Touching/Transforming: Notes Towards Collective Critical Artistic Research Practices and Processes
with Bäckman, F., Close, R., Godin, M-A., Kallio-Tavin, M., Mehta, A. A., Qureshi, A., & Sadatizarrini, S., Research in Arts and Education, 4. Aalto University. ISSN 2670-2142
Cluster for Critical Artistic Research (CCARe) was established in 2019 as a research group within the Department of Art at Aalto University, Finland for critical artistic researchers. The research group brings together a community of doctoral students, post-doctoral researchers, and faculty members at the university and beyond.
In June 2021 CCARe organized the two-day seminar Touching/Transforming in Suomenlinna at HIAP (Helsinki International Artist Programme) and online. This seminar was centred around a public-online talk by Skolt Sámi theatre director and artivist Pauliina Feodoroff (2021).

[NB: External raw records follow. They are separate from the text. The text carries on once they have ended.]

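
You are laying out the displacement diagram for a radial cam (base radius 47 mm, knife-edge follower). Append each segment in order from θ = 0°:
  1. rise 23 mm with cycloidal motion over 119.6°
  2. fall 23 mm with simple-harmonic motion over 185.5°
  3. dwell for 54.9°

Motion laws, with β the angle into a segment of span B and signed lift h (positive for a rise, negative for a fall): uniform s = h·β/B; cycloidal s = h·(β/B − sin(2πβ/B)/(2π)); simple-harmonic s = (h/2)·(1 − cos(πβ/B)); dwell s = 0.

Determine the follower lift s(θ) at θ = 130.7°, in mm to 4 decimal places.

seg 1 [0°–119.6°] cycloidal, h=23: full span → s += 23 → s = 23.0000
seg 2 [119.6°–305.1°] simple-harmonic, h=-23: θ=130.7° here. β=11.1, B=185.5. -23/2·(1 − cos(π·0.0598)) = -0.2026 → s = 22.7974

22.7974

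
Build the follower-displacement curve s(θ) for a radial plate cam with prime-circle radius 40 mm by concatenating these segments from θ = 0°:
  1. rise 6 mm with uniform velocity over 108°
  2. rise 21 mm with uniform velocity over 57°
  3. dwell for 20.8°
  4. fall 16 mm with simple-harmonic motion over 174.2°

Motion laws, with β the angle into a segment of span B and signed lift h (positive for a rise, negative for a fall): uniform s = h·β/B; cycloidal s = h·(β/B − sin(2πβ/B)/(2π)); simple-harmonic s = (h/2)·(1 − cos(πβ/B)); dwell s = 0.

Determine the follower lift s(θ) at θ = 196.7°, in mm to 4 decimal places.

seg 1 [0°–108°] uniform, h=6: full span → s += 6 → s = 6.0000
seg 2 [108°–165°] uniform, h=21: full span → s += 21 → s = 27.0000
seg 3 [165°–185.8°] dwell: s stays 27.0000
seg 4 [185.8°–360°] simple-harmonic, h=-16: θ=196.7° here. β=10.9, B=174.2. -16/2·(1 − cos(π·0.0626)) = -0.1541 → s = 26.8459

26.8459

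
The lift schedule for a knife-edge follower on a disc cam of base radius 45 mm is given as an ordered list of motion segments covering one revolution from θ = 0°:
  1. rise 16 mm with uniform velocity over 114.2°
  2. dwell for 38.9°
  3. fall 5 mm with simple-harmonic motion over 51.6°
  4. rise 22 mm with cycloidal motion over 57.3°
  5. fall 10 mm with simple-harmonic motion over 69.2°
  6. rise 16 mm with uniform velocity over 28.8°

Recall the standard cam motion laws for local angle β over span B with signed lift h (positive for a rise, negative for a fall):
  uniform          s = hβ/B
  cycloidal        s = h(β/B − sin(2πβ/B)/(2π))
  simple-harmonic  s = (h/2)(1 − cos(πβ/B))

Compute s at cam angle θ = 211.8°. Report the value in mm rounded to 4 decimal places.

seg 1 [0°–114.2°] uniform, h=16: full span → s += 16 → s = 16.0000
seg 2 [114.2°–153.1°] dwell: s stays 16.0000
seg 3 [153.1°–204.7°] simple-harmonic, h=-5: full span → s += -5 → s = 11.0000
seg 4 [204.7°–262°] cycloidal, h=22: θ=211.8° here. β=7.1, B=57.3. 22·(0.1239 − sin(2π·0.1239)/(2π)) = 0.2672 → s = 11.2672

11.2672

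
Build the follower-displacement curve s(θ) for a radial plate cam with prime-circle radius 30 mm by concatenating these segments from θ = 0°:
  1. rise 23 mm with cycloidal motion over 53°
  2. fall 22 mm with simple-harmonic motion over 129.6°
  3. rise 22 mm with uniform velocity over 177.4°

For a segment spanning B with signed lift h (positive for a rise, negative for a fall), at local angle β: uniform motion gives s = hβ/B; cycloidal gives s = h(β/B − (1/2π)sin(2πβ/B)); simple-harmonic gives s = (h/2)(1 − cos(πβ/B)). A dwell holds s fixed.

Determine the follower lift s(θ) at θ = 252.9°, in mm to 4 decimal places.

seg 1 [0°–53°] cycloidal, h=23: full span → s += 23 → s = 23.0000
seg 2 [53°–182.6°] simple-harmonic, h=-22: full span → s += -22 → s = 1.0000
seg 3 [182.6°–360°] uniform, h=22: θ=252.9° here. β=70.3, B=177.4. 22·70.3/177.4 = 8.7182 → s = 9.7182

9.7182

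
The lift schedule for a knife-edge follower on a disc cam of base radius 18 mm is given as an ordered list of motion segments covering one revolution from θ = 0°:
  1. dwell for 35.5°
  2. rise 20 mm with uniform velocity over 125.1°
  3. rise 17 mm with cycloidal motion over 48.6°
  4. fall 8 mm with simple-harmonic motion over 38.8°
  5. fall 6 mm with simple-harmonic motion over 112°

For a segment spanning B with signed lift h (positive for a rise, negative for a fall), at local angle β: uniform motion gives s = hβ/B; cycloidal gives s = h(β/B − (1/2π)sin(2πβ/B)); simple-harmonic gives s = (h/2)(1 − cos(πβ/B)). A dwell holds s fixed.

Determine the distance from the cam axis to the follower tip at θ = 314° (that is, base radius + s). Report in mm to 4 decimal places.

seg 1 [0°–35.5°] dwell: s stays 0.0000
seg 2 [35.5°–160.6°] uniform, h=20: full span → s += 20 → s = 20.0000
seg 3 [160.6°–209.2°] cycloidal, h=17: full span → s += 17 → s = 37.0000
seg 4 [209.2°–248°] simple-harmonic, h=-8: full span → s += -8 → s = 29.0000
seg 5 [248°–360°] simple-harmonic, h=-6: θ=314° here. β=66, B=112. -6/2·(1 − cos(π·0.5893)) = -3.8305 → s = 25.1695
radial distance = base radius + s = 18 + 25.1695 = 43.1695

43.1695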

Suomenlinna is an island in front of Helsinki with complex connections to Finland’s socio-political histories. The main attraction of the island is the fortress, which was built in 1748, a few years before a land reform popularly known as the Great Partition. Pauliina’s talk addressed, among other things, this and various other moments in history when land has been appropriated, privatized or resold for profit in imperial and colonial nation-building projects in the Finnish context. The subject of land uses and care for the land was a central thread in the discussions that ensued.
Touching/Transforming departed from the precarious relation of artistic research to both the university and a wider field of counter-institution building. While an artistic research practice may be formulated and marked by the discursive and political framework of the neoliberal university, the multiple genealogies of critical artistic research reach far beyond and are rooted in feminist, queer, antiracist, postcolonial and decolonial activisms and theory.
This tendency of artistic research to reach towards multiple sites of knowledge production occurs also within and across academic disciplinary boundaries, with many critical practices touching (on) the study of theory, film, music, technology, science or medicine.
This seminar hoped to provide a space to reflect on the value of touching fields of knowledge through material practice and what it means to transform them. The notion of touch proposed here embraces the physical and material as well as the virtual, literary and speculative. Touching/Transforming regards the power of magical thinking to transform institutions and knowledge as well as ourselves.
The text is a combination of documentary images of the two-day sessions, and a collective text composed of responses to the talk by Pauliina Feodoroff.